A  Yes, in order to ensure that an MRR is handled properly, only authorized staff members in a physician’s practice should handle these requests. A written procedure should be developed for the practice and reviewed regularly with staff so it is clear who is authorized to handle these information requests. Be sure that these designated staff members are familiar with access laws and regulations as well as what can or cannot be done in the process of preparing a file for release to another party. For example, no “clarifying” remarks or statements should be added to the records prior to release. While these comments may be well intentioned, they will invariably furnish plaintiff attorneys with an opportunity to question the motive, and potentially damage the defensibility of your care. Of course, alteration of records is illegal and should never be done. If you feel that clarifying statements are needed, a separate file should be created. This is the appropriate place for statements clarifying chart entries, elaborations on your customs and practices for treatment, and recollections of your decision-making process. If a formal claim is made, your defense attorney may find this information helpful.

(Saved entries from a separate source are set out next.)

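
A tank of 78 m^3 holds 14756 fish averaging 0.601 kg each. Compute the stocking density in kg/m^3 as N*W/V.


Total biomass = 14756 fish * 0.601 kg = 8868.356 kg
Density = total biomass / volume = 8868.356 / 78 = 113.697 kg/m^3

113.697 kg/m^3


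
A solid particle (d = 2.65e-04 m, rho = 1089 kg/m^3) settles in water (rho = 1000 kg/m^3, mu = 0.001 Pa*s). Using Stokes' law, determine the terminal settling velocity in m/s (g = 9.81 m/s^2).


Density difference: rho_p - rho_f = 1089 - 1000 = 89 kg/m^3
d^2 = (2.65e-04)^2 = 7.0225e-08 m^2
Numerator = (rho_p - rho_f) * g * d^2 = 89 * 9.81 * 7.0225e-08 = 6.1312745e-05
Denominator = 18 * mu = 18 * 0.001 = 0.018
v_s = 6.1312745e-05 / 0.018 = 0.00340626 m/s
Check: Re = rho_f * v_s * d / mu = 1000 * 0.00340626 * 2.65e-04 / 0.001 = 0.903 < 1, so Stokes' law applies.

0.00340626 m/s


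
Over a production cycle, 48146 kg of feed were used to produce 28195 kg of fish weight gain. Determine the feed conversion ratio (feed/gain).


FCR = feed consumed / weight gained
FCR = 48146 kg / 28195 kg = 1.70761

1.70761


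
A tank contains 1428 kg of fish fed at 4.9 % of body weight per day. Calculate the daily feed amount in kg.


Feeding rate fraction = 4.9% / 100 = 0.049
Daily feed = 1428 kg * 0.049 = 69.972 kg/day

69.972 kg/day


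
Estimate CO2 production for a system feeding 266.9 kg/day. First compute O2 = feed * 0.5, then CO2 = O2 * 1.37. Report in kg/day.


O2 = 266.9 * 0.5 = 133.45
CO2 = 133.45 * 1.37 = 182.8265

182.8265 kg/day


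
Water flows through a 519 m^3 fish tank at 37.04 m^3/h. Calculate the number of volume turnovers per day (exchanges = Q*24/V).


Daily flow volume = 37.04 m^3/h * 24 h = 888.96 m^3/day
Exchanges = daily flow / tank volume = 888.96 / 519 = 1.71283 exchanges/day

1.71283 exchanges/day


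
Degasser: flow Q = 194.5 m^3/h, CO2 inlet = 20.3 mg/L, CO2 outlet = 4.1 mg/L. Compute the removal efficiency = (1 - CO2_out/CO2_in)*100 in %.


CO2_out / CO2_in = 4.1 / 20.3 = 0.20197044
Fraction remaining = 0.20197044
efficiency = (1 - 0.20197044) * 100 = 79.803 %

79.803 %


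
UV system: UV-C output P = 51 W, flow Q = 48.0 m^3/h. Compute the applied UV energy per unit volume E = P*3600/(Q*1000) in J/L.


Energy delivered per hour = 51 W * 3600 s = 183600 J/h
Volume treated per hour = 48.0 m^3/h * 1000 = 48000 L/h
dose = 183600 / 48000 = 3.825 J/L

3.825 J/L


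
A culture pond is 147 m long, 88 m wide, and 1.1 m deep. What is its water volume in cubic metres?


Base area = L * W = 147 * 88 = 12936 m^2
Volume = area * depth = 12936 * 1.1 = 14229.6 m^3

14229.6 m^3


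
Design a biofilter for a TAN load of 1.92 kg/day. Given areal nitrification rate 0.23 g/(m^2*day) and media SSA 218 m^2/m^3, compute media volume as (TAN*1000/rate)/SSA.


A = 1.92*1000 / 0.23 = 8347.8261 m^2
V = 8347.8261 / 218 = 38.2928

38.2928 m^3


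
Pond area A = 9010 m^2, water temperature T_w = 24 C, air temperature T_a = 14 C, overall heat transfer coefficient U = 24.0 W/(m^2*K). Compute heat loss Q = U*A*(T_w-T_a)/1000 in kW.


Temperature difference dT = 24 - 14 = 10 K
Heat loss (W) = U * A * dT = 24.0 * 9010 * 10 = 2162400 W
Convert to kW: 2162400 / 1000 = 2162.4 kW

2162.4 kW


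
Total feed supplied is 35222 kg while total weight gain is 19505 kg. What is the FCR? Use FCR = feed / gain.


FCR = feed consumed / weight gained
FCR = 35222 kg / 19505 kg = 1.80579

1.80579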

Can I release the “original” medical record?

A  While a patient is given authority to control access to his or her medical information, the physician or surgical facility retains ownership of the record. Therefore, a physician should never release original records to a patient, a patient’s representative, or any other third party. Copies or a summary of treatment should be provided instead. Original medical records should only be released in appropriate instances (e.g., valid search warrant, court order, or subpoena). Contact OMIC’s Risk Management Hotline at (800) 562-6642, ext. 651 or 662, if you are unsure whether original documents or copies should be released, or if you have other questions related to record releases.

Q  Do I need to release records we have received from other physicians? How about letters from the patient and billing records?

Yes, anything related to patient care and treatment is considered part of the medical record, and should be released unless the authorization specifies more limited information. For additional information on confidentiality, see “Confidentiality/Privacy issues and Malpractice Claims” in the Risk Management Recommendations section of www.omic.com.